W: E, nesse processo da mudança, como foi pra ti começar a perceber essas outras identidades?
A: Na verdade eu sempre soube né. Eu sempre me senti diferente dos outros mas, eu fiquei digamos que, vinte e dois... vinte e um anos da minha vida vivendo uma coisa que não era. Mas assim, não é de hoje que eu fico com meninas né? Eu sempre fiquei a vida inteira, mas sempre escondido, ninguém sabia ou, sei lá, com outras meninas que também se sentiam assim. Ou só em festas LGBT que o pessoal... GLS, digo o termo que o pessoal usava aqui para as festas, que agora até mudou, mas assim.. é isso.
W: E nessas mudanças, tu ta tendo esse processo de se assumir para as outras pessoas?
A: Já me assumi né, já me assumi pra minha família. Primeiramente pra minha família, pra minha mãe e pra minha avó. Depois, enfim, porque eu namoro uma menina faz um ano e três meses e quando eu comecei a ficar com ela foi super assumido, desde o primeiro momento, então, pras pessoas não teve um momento em que eu peguei e falei sou lésbica, sou bissexual, mas pra minha família sim. Na verdade, com a minha mãe eu sempre fui muito clara desde o princípio, desde o início, mas a minha vó já foi diferente, ela descobriu por outras pessoas que acabaram falando coisas horríveis pra ela, que causaram uma sensação ruim entre eu e ela, que eu tive que me explicar. Na verdade não era assim que eu queria que acontecesse mas, enfim, foi o que aconteceu.
W: Qual teu núcleo familiar aqui?
A: Eu moro com a minha mãe e a minha avó mora sozinha aqui no centro.
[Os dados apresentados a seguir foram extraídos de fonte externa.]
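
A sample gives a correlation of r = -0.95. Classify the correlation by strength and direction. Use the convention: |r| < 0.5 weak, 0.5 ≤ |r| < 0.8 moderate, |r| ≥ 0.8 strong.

r = -0.95 < 0 so the relationship is negative.
|r| = 0.95, which falls in the strong range.

strong negative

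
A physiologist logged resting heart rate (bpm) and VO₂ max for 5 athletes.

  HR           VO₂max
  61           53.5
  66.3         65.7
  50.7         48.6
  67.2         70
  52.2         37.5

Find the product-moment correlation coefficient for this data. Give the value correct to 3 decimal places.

0.913

n = 5, Σx = 297.4, Σy = 275.3, Σx² = 17927.86, Σy² = 15846.95, Σxy = 16744.93
nΣxy − ΣxΣy = 83724.65 − 81874.22 = 1850.43
nΣx² − (Σx)² = 89639.3 − 88446.76 = 1192.54; nΣy² − (Σy)² = 79234.75 − 75790.09 = 3444.66
r = 1850.43 / √(1192.54 × 3444.66) = 1850.43 / 2026.7942 ≈ 0.913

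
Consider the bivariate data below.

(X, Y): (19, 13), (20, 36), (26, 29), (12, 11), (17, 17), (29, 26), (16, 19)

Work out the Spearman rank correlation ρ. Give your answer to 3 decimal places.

0.714

Rank X: 4, 5, 6, 1, 3, 7, 2
Rank Y: 2, 7, 6, 1, 3, 5, 4
d = rank(X) − rank(Y): 2, -2, 0, 0, 0, 2, -2; Σd² = 16
ρ = 1 − 6Σd² / [n(n²−1)] = 1 − 6×16 / (7×48) = 1 − 96/336 ≈ 0.714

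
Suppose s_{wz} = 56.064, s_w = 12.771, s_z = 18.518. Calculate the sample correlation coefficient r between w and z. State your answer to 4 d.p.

0.2371

r = Cov(w,z) / (s_w · s_z) = 56.064 / (12.771 × 18.518)
  = 56.064 / 236.4934 ≈ 0.2371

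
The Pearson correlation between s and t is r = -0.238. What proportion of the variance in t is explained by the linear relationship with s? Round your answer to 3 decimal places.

0.057

r² = (-0.238)² = 0.057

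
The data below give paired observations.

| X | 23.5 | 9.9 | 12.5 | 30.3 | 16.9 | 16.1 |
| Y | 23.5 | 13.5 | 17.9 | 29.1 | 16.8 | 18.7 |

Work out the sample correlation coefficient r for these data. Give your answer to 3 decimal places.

n = 6, ΣX = 109.2, ΣY = 119.5, ΣX² = 2269.42, ΣY² = 2533.65, ΣXY = 2376.37
nΣXY − ΣXΣY = 14258.22 − 13049.4 = 1208.82
nΣX² − (ΣX)² = 13616.52 − 11924.64 = 1691.88; nΣY² − (ΣY)² = 15201.9 − 14280.25 = 921.65
r = 1208.82 / √(1691.88 × 921.65) = 1208.82 / 1248.7278 ≈ 0.968

0.968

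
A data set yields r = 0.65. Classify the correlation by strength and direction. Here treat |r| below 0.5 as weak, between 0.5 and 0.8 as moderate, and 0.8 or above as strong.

moderate positive

r = 0.65 > 0 so the relationship is positive.
|r| = 0.65, which falls in the moderate range.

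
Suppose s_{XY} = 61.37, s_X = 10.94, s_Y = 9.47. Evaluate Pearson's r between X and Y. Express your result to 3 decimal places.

0.592

r = Cov(X,Y) / (s_X · s_Y) = 61.37 / (10.94 × 9.47)
  = 61.37 / 103.6018 ≈ 0.592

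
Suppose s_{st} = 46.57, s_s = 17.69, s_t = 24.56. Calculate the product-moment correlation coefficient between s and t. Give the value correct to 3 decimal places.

r = Cov(s,t) / (s_s · s_t) = 46.57 / (17.69 × 24.56)
  = 46.57 / 434.4664 ≈ 0.107

0.107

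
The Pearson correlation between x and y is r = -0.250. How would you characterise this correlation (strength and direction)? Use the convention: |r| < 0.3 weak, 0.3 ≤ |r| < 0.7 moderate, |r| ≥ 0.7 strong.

weak negative

r = -0.250 < 0 so the relationship is negative.
|r| = 0.250, which falls in the weak range.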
Meu avô já faleceu, eu não tenho muito contato com o meu pai, com a família do meu pai. Não tenho muito contato. Mas a minha família mesmo é a minha mãe e a minha avó.
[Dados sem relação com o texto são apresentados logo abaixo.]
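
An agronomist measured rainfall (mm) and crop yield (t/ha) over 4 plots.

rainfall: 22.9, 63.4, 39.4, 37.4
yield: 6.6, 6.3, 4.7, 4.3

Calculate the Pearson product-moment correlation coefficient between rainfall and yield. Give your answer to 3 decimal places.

0.062

n = 4, Σx = 163.1, Σy = 21.9, Σx² = 7495.09, Σy² = 123.83, Σxy = 896.56
nΣxy − ΣxΣy = 3586.24 − 3571.89 = 14.35
nΣx² − (Σx)² = 29980.36 − 26601.61 = 3378.75; nΣy² − (Σy)² = 495.32 − 479.61 = 15.71
r = 14.35 / √(3378.75 × 15.71) = 14.35 / 230.3913 ≈ 0.062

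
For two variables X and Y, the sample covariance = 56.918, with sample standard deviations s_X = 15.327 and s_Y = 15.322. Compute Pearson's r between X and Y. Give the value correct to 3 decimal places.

r = Cov(X,Y) / (s_X · s_Y) = 56.918 / (15.327 × 15.322)
  = 56.918 / 234.8403 ≈ 0.242

0.242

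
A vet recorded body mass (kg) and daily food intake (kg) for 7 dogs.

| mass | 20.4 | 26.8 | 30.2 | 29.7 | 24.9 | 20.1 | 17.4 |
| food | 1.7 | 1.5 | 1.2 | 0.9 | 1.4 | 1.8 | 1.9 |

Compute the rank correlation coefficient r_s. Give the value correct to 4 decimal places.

-0.9286

Rank mass: 3, 5, 7, 6, 4, 2, 1
Rank food: 5, 4, 2, 1, 3, 6, 7
d = rank(mass) − rank(food): -2, 1, 5, 5, 1, -4, -6; Σd² = 108
ρ = 1 − 6Σd² / [n(n²−1)] = 1 − 6×108 / (7×48) = 1 − 648/336 ≈ -0.9286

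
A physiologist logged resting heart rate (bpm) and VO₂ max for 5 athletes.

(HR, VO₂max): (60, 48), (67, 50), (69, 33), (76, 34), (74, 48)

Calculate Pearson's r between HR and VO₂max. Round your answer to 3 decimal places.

-0.459

n = 5, Σx = 346, Σy = 213, Σx² = 24102, Σy² = 9353, Σxy = 14643
nΣxy − ΣxΣy = 73215 − 73698 = -483
nΣx² − (Σx)² = 120510 − 119716 = 794; nΣy² − (Σy)² = 46765 − 45369 = 1396
r = -483 / √(794 × 1396) = -483 / 1052.8172 ≈ -0.459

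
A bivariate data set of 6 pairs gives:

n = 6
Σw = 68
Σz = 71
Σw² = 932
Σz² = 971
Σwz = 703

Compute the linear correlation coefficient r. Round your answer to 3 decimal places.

r = (nΣwz − ΣwΣz) / √[(nΣw² − (Σw)²)(nΣz² − (Σz)²)]
Numerator: 6×703 − 68×71 = -610
Denominator: √[(5592 − 4624)(5826 − 5041)] = √[968 × 785] = 871.7110
r = -610 / 871.7110 ≈ -0.700

-0.700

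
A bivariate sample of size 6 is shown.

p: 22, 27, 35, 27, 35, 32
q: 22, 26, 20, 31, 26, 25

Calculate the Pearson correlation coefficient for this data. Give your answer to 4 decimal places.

-0.1722

n = 6, Σp = 178, Σq = 150, Σp² = 5416, Σq² = 3822, Σpq = 4433
nΣpq − ΣpΣq = 26598 − 26700 = -102
nΣp² − (Σp)² = 32496 − 31684 = 812; nΣq² − (Σq)² = 22932 − 22500 = 432
r = -102 / √(812 × 432) = -102 / 592.2702 ≈ -0.1722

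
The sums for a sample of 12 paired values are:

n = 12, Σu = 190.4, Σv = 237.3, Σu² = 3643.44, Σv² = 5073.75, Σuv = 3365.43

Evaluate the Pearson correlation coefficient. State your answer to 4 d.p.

r = (nΣuv − ΣuΣv) / √[(nΣu² − (Σu)²)(nΣv² − (Σv)²)]
Numerator: 12×3365.43 − 190.4×237.3 = -4796.76
Denominator: √[(43721.28 − 36252.16)(60885 − 56311.29)] = √[7469.12 × 4573.71] = 5844.7916
r = -4796.76 / 5844.7916 ≈ -0.8207

-0.8207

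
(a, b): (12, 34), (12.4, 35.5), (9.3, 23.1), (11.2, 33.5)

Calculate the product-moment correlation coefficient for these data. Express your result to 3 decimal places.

n = 4, Σa = 44.9, Σb = 126.1, Σa² = 509.69, Σb² = 4072.11, Σab = 1438.23
nΣab − ΣaΣb = 5752.92 − 5661.89 = 91.03
nΣa² − (Σa)² = 2038.76 − 2016.01 = 22.75; nΣb² − (Σb)² = 16288.44 − 15901.21 = 387.23
r = 91.03 / √(22.75 × 387.23) = 91.03 / 93.8588 ≈ 0.970

0.970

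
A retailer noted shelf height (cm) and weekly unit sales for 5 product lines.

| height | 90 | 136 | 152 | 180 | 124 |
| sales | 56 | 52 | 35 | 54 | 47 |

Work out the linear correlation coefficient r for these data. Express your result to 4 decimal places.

n = 5, Σx = 682, Σy = 244, Σx² = 97476, Σy² = 12190, Σxy = 32980
nΣxy − ΣxΣy = 164900 − 166408 = -1508
nΣx² − (Σx)² = 487380 − 465124 = 22256; nΣy² − (Σy)² = 60950 − 59536 = 1414
r = -1508 / √(22256 × 1414) = -1508 / 5609.8114 ≈ -0.2688

-0.2688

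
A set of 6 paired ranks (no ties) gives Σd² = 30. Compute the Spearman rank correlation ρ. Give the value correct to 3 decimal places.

ρ = 1 − 6Σd² / [n(n²−1)] = 1 − 6×30 / (6×35)
  = 1 − 180/210 = 1 − 0.8571 ≈ 0.143

0.143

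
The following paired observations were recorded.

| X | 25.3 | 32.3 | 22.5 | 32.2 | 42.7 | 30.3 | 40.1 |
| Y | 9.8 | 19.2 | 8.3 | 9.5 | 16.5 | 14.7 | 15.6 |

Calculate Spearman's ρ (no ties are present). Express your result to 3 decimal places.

0.786

Rank X: 2, 5, 1, 4, 7, 3, 6
Rank Y: 3, 7, 1, 2, 6, 4, 5
d = rank(X) − rank(Y): -1, -2, 0, 2, 1, -1, 1; Σd² = 12
ρ = 1 − 6Σd² / [n(n²−1)] = 1 − 6×12 / (7×48) = 1 − 72/336 ≈ 0.786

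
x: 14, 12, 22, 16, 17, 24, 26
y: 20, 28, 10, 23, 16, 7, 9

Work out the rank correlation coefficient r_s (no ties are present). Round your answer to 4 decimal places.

Rank x: 2, 1, 5, 3, 4, 6, 7
Rank y: 5, 7, 3, 6, 4, 1, 2
d = rank(x) − rank(y): -3, -6, 2, -3, 0, 5, 5; Σd² = 108
ρ = 1 − 6Σd² / [n(n²−1)] = 1 − 6×108 / (7×48) = 1 − 648/336 ≈ -0.9286

-0.9286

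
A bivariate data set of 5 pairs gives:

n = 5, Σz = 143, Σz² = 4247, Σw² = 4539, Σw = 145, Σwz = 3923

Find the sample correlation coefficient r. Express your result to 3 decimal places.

-0.978

r = (nΣwz − ΣwΣz) / √[(nΣw² − (Σw)²)(nΣz² − (Σz)²)]
Numerator: 5×3923 − 145×143 = -1120
Denominator: √[(22695 − 21025)(21235 − 20449)] = √[1670 × 786] = 1145.6963
r = -1120 / 1145.6963 ≈ -0.978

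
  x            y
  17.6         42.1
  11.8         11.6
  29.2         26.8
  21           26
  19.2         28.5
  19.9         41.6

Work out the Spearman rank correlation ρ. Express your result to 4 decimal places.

Rank x: 2, 1, 6, 5, 3, 4
Rank y: 6, 1, 3, 2, 4, 5
d = rank(x) − rank(y): -4, 0, 3, 3, -1, -1; Σd² = 36
ρ = 1 − 6Σd² / [n(n²−1)] = 1 − 6×36 / (6×35) = 1 − 216/210 ≈ -0.0286

-0.0286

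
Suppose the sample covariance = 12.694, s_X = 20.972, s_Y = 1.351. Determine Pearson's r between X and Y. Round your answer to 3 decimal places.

0.448

r = Cov(X,Y) / (s_X · s_Y) = 12.694 / (20.972 × 1.351)
  = 12.694 / 28.3332 ≈ 0.448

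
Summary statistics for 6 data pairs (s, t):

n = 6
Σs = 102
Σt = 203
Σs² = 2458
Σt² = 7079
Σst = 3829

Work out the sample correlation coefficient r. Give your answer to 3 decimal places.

0.968

r = (nΣst − ΣsΣt) / √[(nΣs² − (Σs)²)(nΣt² − (Σt)²)]
Numerator: 6×3829 − 102×203 = 2268
Denominator: √[(14748 − 10404)(42474 − 41209)] = √[4344 × 1265] = 2344.1758
r = 2268 / 2344.1758 ≈ 0.968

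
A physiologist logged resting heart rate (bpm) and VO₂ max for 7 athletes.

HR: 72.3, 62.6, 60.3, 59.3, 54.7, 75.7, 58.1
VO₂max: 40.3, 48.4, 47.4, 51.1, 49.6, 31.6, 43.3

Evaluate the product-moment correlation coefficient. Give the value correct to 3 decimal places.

-0.861

n = 7, Σx = 443, Σy = 311.7, Σx² = 28396.82, Σy² = 14158.23, Σxy = 19452.95
nΣxy − ΣxΣy = 136170.65 − 138083.1 = -1912.45
nΣx² − (Σx)² = 198777.74 − 196249 = 2528.74; nΣy² − (Σy)² = 99107.61 − 97156.89 = 1950.72
r = -1912.45 / √(2528.74 × 1950.72) = -1912.45 / 2221.0051 ≈ -0.861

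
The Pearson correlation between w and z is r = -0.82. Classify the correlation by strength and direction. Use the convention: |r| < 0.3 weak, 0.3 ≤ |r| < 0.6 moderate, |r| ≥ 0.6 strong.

r = -0.82 < 0 so the relationship is negative.
|r| = 0.82, which falls in the strong range.

strong negative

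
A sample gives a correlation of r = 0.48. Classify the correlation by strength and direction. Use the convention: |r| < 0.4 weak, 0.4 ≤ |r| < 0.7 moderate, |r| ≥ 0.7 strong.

r = 0.48 > 0 so the relationship is positive.
|r| = 0.48, which falls in the moderate range.

moderate positive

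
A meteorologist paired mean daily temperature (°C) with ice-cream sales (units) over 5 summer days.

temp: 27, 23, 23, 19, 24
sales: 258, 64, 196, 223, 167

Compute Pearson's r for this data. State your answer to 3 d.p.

n = 5, Σx = 116, Σy = 908, Σx² = 2724, Σy² = 186694, Σxy = 21191
nΣxy − ΣxΣy = 105955 − 105328 = 627
nΣx² − (Σx)² = 13620 − 13456 = 164; nΣy² − (Σy)² = 933470 − 824464 = 109006
r = 627 / √(164 × 109006) = 627 / 4228.1183 ≈ 0.148

0.148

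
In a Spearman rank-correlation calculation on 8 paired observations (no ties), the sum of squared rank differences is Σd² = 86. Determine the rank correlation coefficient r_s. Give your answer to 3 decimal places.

ρ = 1 − 6Σd² / [n(n²−1)] = 1 − 6×86 / (8×63)
  = 1 − 516/504 = 1 − 1.0238 ≈ -0.024

-0.024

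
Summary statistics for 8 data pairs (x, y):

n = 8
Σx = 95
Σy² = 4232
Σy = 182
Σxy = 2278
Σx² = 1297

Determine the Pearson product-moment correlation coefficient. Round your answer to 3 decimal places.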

W: Nisso a identidade LGBT foi alterando a relação com a tua família?
A: Não, enfim, da maneira que minha avó soube tive alguns atritos com ela, sim, mas coisa rápida. Até fiquei surpreendida da maneira como elas, como ela reagiu, e como ela aceitou, o que não é uma questão de aceitar na verdade porque eu não estou fazendo nada de errado mas, como ela digeriu essa situação, não sei, uma pessoa idosa né, que é mais difícil, infelizmente, mas foi tranquilo. A minha mãe é uma pessoa super tranquila, cabeça aberta, nova, então não teve problema com ela.
W: Como foi pros teus amigos, tu tinha amigos LGBTs, teve mudanças?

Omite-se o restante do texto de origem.